Les recherches d’Agnès Accorsi s’inscrivent dans la continuité de la promenade sauvage et onirique qu’elle trace dans le maquis insulaire. Entre protection, défense attaque, enfance et jeu, elle filme, sculpte, dessine, crée des hybridations animales, végétales témoins de l’acte créateur dans la sève et le sang. L’expérience est directe, spontanée, corporelle. Le sang devient ici l’élément primordial indispensable à l’existence même du monde. Le travail d’Agnès rejoint ici certains mythes grecs où le sang est universellement considéré comme le véhicule de la vie. Il donne naissance aux plantes et même aux métaux.

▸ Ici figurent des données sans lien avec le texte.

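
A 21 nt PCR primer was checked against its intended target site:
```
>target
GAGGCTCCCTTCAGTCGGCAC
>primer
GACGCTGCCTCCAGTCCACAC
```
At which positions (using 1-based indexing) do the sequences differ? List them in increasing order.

3, 7, 11, 17, 18

Differences at position 3 (G→C), position 7 (C→G), position 11 (T→C), position 17 (G→C), position 18 (G→A).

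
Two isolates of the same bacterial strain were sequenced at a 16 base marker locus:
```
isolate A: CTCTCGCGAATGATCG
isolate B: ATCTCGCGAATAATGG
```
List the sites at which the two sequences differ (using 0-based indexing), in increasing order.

Differences at site 0 (C→A), site 11 (G→A), site 14 (C→G).

0, 11, 14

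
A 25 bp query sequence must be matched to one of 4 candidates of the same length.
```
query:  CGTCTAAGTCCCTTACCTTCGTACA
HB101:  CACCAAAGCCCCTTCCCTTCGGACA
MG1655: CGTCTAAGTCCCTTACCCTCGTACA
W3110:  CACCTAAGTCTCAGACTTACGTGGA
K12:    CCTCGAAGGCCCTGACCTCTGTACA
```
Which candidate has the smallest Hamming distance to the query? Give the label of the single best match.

MG1655

Hamming distances to query — HB101: 6; MG1655: 1; W3110: 9; K12: 6.
Smallest is MG1655 with 1 mismatch.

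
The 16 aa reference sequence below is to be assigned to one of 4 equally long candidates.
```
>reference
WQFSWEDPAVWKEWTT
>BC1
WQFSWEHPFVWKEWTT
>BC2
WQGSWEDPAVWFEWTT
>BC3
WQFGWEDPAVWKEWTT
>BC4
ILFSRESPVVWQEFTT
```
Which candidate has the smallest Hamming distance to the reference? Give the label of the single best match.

Hamming distances to reference — BC1: 2; BC2: 2; BC3: 1; BC4: 7.
Smallest is BC3 with 1 mismatch.

BC3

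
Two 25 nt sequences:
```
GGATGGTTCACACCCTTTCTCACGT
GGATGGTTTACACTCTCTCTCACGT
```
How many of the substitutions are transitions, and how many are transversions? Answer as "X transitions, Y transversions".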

On compare, en effet, de façon récurrente, la sève des arbres à du sang: c’est, avec l’eau, le liquide vital, celui de la naissance et de la mort.
Les mains caressent, pressent les sucs et le sang dans une étreinte subtilement dansante qui chante la femme à la lisière de la vie et la mort. Orné de sa parure pourpre , noire ou bleu , chaque doigt joue sa note et égrappe minutieusement chaque fruit. Dans ce rituel, les mains sanglantes ou sanguinaires projette l’être dans un temps immémorial et se métamorphosent en une créature anthropomorphique qui se nourrit au rythme de ses désirs.